Creating a strong, striking landscape composition is often as much about what you leave out of the frame as what you include. When you’re faced with a stunning landscape, it’s often difficult to decide what to exclude, so use a simple procedure to help out.

First, decide which part of the scene is essential to the composition. This is often the feature or subject that first made you stop and consider taking a shot, such as a mountain peak, a tree or even the colours in the foreground.

“Creating a striking composition is often as much about what you leave out of the frame as what you include”

Using this main subject, start to include other elements, usually one at a time, to see if they will fit into the composition without detracting from the main subject. With practice, you can do this without taking any photos, but one of the benefits of digital cameras is that you can try out different compositions, then scroll through the images on your camera’s rear display to decidewhich ones work.

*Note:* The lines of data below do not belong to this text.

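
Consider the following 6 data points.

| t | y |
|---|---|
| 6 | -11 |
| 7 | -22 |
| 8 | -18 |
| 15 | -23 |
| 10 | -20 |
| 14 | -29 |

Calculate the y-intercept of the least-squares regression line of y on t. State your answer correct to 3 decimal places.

-8.357

n = 6, Σx = 60, Σy = -123, Σxy = -1315, Σx² = 670
Sxx = Σx² − (Σx)²/n = 670 − 600 = 70
Sxy = Σxy − (Σx)(Σy)/n = -1315 − (-1230) = -85
b = Sxy/Sxx = -85/70 = -1.214286
a = ȳ − b·x̄ = -20.5 − (-1.214286)·10 = -8.357143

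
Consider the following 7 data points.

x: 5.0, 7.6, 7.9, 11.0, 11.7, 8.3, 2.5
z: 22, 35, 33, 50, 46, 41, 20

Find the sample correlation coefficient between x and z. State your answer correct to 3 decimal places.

n = 7, Σx = 54, Σy = 247, Σxy = 2115.2, Σx² = 478.2, Σy² = 9495
Sxx = Σx² − (Σx)²/n = 478.2 − 416.571429 = 61.628571
Sxy = Σxy − (Σx)(Σy)/n = 2115.2 − 1905.428571 = 209.771429
Syy = Σy² − (Σy)²/n = 9495 − 8715.571429 = 779.428571
r = Sxy/√(Sxx·Syy) = 209.771429/√(48035.069388) = 209.771429/219.169043 = 0.957122

0.957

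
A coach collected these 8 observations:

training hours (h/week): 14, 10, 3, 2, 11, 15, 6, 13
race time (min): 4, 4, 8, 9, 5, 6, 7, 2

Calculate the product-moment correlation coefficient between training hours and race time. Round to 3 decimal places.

-0.800

n = 8, Σx = 74, Σy = 45, Σxy = 351, Σx² = 860, Σy² = 291
Sxx = Σx² − (Σx)²/n = 860 − 684.5 = 175.5
Sxy = Σxy − (Σx)(Σy)/n = 351 − 416.25 = -65.25
Syy = Σy² − (Σy)²/n = 291 − 253.125 = 37.875
r = Sxy/√(Sxx·Syy) = -65.25/√(6647.0625) = -65.25/81.529519 = -0.800324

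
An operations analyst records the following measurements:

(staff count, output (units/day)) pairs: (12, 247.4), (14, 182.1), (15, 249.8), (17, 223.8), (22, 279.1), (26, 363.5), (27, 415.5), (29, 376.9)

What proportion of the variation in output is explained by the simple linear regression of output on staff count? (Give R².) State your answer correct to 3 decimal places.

n = 8, Σx = 162, Σy = 2338.1, Σxy = 50809.6, Σx² = 3584, Σy² = 731576.57
Sxx = Σx² − (Σx)²/n = 3584 − 3280.5 = 303.5
Sxy = Σxy − (Σx)(Σy)/n = 50809.6 − 47346.525 = 3463.075
Syy = Σy² − (Σy)²/n = 731576.57 − 683338.95125 = 48237.61875
R² = Sxy²/(Sxx·Syy) = (3463.075)²/(303.5·48237.61875) = 0.819180

0.819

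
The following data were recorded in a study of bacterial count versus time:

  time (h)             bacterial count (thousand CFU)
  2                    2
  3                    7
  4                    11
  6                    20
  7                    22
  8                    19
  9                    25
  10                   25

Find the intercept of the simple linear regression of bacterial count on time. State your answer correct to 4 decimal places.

-1.0637

n = 8, Σx = 49, Σy = 131, Σxy = 970, Σx² = 359
Sxx = Σx² − (Σx)²/n = 359 − 300.125 = 58.875
Sxy = Σxy − (Σx)(Σy)/n = 970 − 802.375 = 167.625
b = Sxy/Sxx = 167.625/58.875 = 2.847134
a = ȳ − b·x̄ = 16.375 − 2.847134·6.125 = -1.063694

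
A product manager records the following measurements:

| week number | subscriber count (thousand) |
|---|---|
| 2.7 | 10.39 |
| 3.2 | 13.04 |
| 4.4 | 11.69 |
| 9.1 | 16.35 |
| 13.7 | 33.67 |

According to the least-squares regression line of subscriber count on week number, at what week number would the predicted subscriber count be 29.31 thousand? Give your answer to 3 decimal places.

13.086

n = 5, Σx = 33.1, Σy = 85.14, Σxy = 731.281, Σx² = 307.39
Sxx = Σx² − (Σx)²/n = 307.39 − 219.122 = 88.268
Sxy = Σxy − (Σx)(Σy)/n = 731.281 − 563.6268 = 167.6542
b = Sxy/Sxx = 167.6542/88.268 = 1.899377
a = ȳ − b·x̄ = 17.028 − 1.899377·6.62 = 4.454125
Set a + b·x = 29.31: x = (29.31 − 4.454125) / 1.899377 = 13.086331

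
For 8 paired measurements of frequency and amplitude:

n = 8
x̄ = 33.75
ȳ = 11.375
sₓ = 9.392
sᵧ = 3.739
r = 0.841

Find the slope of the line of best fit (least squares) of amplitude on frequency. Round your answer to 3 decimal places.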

Keep checking that all of the elements of the scene work together, and that the main element you identified at the start is still what your eye is drawn to.

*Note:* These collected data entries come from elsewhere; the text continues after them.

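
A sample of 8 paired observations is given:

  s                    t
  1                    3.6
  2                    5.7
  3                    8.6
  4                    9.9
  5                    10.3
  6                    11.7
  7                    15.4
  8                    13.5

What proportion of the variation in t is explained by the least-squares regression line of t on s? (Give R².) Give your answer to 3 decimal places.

n = 8, Σx = 36, Σy = 78.7, Σxy = 417.9, Σx² = 204, Σy² = 879.81
Sxx = Σx² − (Σx)²/n = 204 − 162 = 42
Sxy = Σxy − (Σx)(Σy)/n = 417.9 − 354.15 = 63.75
Syy = Σy² − (Σy)²/n = 879.81 − 774.21125 = 105.59875
R² = Sxy²/(Sxx·Syy) = (63.75)²/(42·105.59875) = 0.916331

0.916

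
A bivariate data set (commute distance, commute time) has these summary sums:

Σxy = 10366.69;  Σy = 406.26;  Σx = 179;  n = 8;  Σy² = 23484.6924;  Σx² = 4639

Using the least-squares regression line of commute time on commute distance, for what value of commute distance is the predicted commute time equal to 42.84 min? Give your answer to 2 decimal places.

18.43

Sxx = Σx² − (Σx)²/n = 4639 − 4005.125 = 633.875
Sxy = Σxy − (Σx)(Σy)/n = 10366.69 − 9090.0675 = 1276.6225
b = Sxy/Sxx = 1276.6225/633.875 = 2.013997
a = ȳ − b·x̄ = 50.7825 − 2.013997·22.375 = 5.719312
Set a + b·x = 42.84: x = (42.84 − 5.719312) / 2.013997 = 18.431350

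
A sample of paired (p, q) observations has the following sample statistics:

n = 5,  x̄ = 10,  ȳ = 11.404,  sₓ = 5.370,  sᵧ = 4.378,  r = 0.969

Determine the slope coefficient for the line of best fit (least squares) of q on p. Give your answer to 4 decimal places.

b = r · sᵧ/sₓ = 0.969 · 4.378/5.37 = 0.789997

0.7900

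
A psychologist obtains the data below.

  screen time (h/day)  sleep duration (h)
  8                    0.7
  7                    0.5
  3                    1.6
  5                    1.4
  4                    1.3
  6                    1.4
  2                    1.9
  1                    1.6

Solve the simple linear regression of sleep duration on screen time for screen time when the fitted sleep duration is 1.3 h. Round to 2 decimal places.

n = 8, Σx = 36, Σy = 10.4, Σxy = 39.9, Σx² = 204
Sxx = Σx² − (Σx)²/n = 204 − 162 = 42
Sxy = Σxy − (Σx)(Σy)/n = 39.9 − 46.8 = -6.9
b = Sxy/Sxx = -6.9/42 = -0.164286
a = ȳ − b·x̄ = 1.3 − (-0.164286)·4.5 = 2.039286
Set a + b·x = 1.3: x = (1.3 − 2.039286) / (-0.164286) = 4.5

4.50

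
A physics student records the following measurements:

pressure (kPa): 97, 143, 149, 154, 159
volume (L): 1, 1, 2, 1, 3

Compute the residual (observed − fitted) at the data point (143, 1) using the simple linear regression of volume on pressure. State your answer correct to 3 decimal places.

n = 5, Σx = 702, Σy = 8, Σxy = 1169, Σx² = 101056
Sxx = Σx² − (Σx)²/n = 101056 − 98560.8 = 2495.2
Sxy = Σxy − (Σx)(Σy)/n = 1169 − 1123.2 = 45.8
b = Sxy/Sxx = 45.8/2495.2 = 0.018355
a = ȳ − b·x̄ = 1.6 − 0.018355·140.4 = -0.977076
ŷ(143) = -0.977076 + 0.018355·143 = 1.647724
residual = y − ŷ = 1 − 1.647724 = -0.647724

-0.648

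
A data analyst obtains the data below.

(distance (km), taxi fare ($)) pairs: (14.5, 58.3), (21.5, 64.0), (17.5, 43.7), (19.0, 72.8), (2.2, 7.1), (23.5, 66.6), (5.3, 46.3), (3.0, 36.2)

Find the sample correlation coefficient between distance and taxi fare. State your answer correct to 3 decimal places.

0.821

n = 8, Σx = 106.5, Σy = 395, Σxy = 6304.01, Σx² = 1933.93, Σy² = 22644.52
Sxx = Σx² − (Σx)²/n = 1933.93 − 1417.78125 = 516.14875
Sxy = Σxy − (Σx)(Σy)/n = 6304.01 − 5258.4375 = 1045.5725
Syy = Σy² − (Σy)²/n = 22644.52 − 19503.125 = 3141.395
r = Sxy/√(Sxx·Syy) = 1045.5725/√(1621427.102506) = 1045.5725/1273.352702 = 0.821118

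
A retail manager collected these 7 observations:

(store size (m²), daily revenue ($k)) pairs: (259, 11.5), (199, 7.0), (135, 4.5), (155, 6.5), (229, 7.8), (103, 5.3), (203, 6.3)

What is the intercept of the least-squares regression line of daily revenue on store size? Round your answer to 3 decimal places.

0.534

n = 7, Σx = 1283, Σy = 48.9, Σxy = 9597.5, Σx² = 253191
Sxx = Σx² − (Σx)²/n = 253191 − 235155.571429 = 18035.428571
Sxy = Σxy − (Σx)(Σy)/n = 9597.5 − 8962.671429 = 634.828571
b = Sxy/Sxx = 634.828571/18035.428571 = 0.035199
a = ȳ − b·x̄ = 6.985714 − 0.035199·183.285714 = 0.534245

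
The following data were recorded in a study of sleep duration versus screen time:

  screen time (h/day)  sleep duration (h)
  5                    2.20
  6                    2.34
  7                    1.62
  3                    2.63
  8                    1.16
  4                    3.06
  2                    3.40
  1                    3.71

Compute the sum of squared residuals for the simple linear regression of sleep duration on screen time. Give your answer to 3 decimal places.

0.460

n = 8, Σx = 36, Σy = 20.12, Σxy = 76.3, Σx² = 204, Σy² = 55.8902
Sxx = Σx² − (Σx)²/n = 204 − 162 = 42
Sxy = Σxy − (Σx)(Σy)/n = 76.3 − 90.54 = -14.24
Syy = Σy² − (Σy)²/n = 55.8902 − 50.6018 = 5.2884
b = Sxy/Sxx = -14.24/42 = -0.339048
SSE = Syy − b·Sxy = 5.2884 − (-0.339048)·(-14.24) = 0.460362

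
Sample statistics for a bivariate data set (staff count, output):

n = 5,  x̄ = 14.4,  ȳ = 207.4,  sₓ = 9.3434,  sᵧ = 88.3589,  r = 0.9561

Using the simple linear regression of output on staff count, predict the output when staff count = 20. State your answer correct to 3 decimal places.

258.033

b = r · sᵧ/sₓ = 0.9561 · 88.3589/9.3434 = 9.041671
a = ȳ − b·x̄ = 207.4 − 9.041671·14.4 = 77.199945
ŷ(20) = a + b·20 = 77.199945 + 9.041671·20 = 258.033355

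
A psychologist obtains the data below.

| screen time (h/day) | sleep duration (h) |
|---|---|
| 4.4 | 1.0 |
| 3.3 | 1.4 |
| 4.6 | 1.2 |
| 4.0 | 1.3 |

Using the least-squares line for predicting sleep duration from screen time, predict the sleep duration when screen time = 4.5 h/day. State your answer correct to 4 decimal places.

1.1271

n = 4, Σx = 16.3, Σy = 4.9, Σxy = 19.74, Σx² = 67.41
Sxx = Σx² − (Σx)²/n = 67.41 − 66.4225 = 0.9875
Sxy = Σxy − (Σx)(Σy)/n = 19.74 − 19.9675 = -0.2275
b = Sxy/Sxx = -0.2275/0.9875 = -0.230380
a = ȳ − b·x̄ = 1.225 − (-0.230380)·4.075 = 2.163797
ŷ(4.5) = a + b·4.5 = 2.163797 + (-0.230380)·4.5 = 1.127089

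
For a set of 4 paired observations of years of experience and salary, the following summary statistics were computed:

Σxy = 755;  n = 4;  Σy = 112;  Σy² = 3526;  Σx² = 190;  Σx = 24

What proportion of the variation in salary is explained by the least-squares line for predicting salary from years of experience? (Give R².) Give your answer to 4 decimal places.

0.3840

Sxx = Σx² − (Σx)²/n = 190 − 144 = 46
Sxy = Σxy − (Σx)(Σy)/n = 755 − 672 = 83
Syy = Σy² − (Σy)²/n = 3526 − 3136 = 390
R² = Sxy²/(Sxx·Syy) = (83)²/(46·390) = 0.384002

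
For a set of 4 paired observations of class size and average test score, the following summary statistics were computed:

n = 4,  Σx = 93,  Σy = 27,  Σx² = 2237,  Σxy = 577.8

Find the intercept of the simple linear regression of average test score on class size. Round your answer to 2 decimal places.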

Law 9: Don't think only in color

Learn the landscape situations that lend themselves to monochrome, and add a new twist to a favourite spot

There are two distinct weather and lighting conditions that prompt us to think in black and white. The first is a heavy, cloudy sky, which tends to produce very monochromatic results anyway. The second is when there are fluffy clouds in a bright, blue sky.

See from both sides

These two conditions produce very different results, and also need different approaches to produce the final image. The easier is when there’s blue sky, cloud and a landscape bathed in light. 

Here, all you need to do is make sure that you’ve captured the full range of tones, and the black-and-white conversion is easy. We use a preset red filter conversion, available in Lightroom or Photoshop, to darken the blues and increase the contrast.

When shooting in heavy cloud, things are trickier. We often use an ND grad filter to darken the sky. After converting the image to black and white, you have to do a lot of dodging and burning to lighten and darken specific areas.

Law 10: Don't be afraid to revisit locations

To get the ultimate landscape shot, keep going back and use the knowledge you’ve earned from your previous visits

We’re always looking for new places to find insight and inspiration, but landscape photography is about more than simply ticking boxes off a checklist of locations. The way that light, seasons and weather change a scene is one of the most fundamental aspects of landscape photography.

It’s almost impossible to capture many of these amazing sights if you only visit a location once, then move on to the next one on your list.

We often return to locations – both close to home and in areas that we visit regularly – to learn more about how the lighting and weather combine to lend a different look to the landscape.

Save time

Returning to a location means you can spend less time researching the area, although it’s still good to look out for viewpoints, compositions and subjects you might have missed.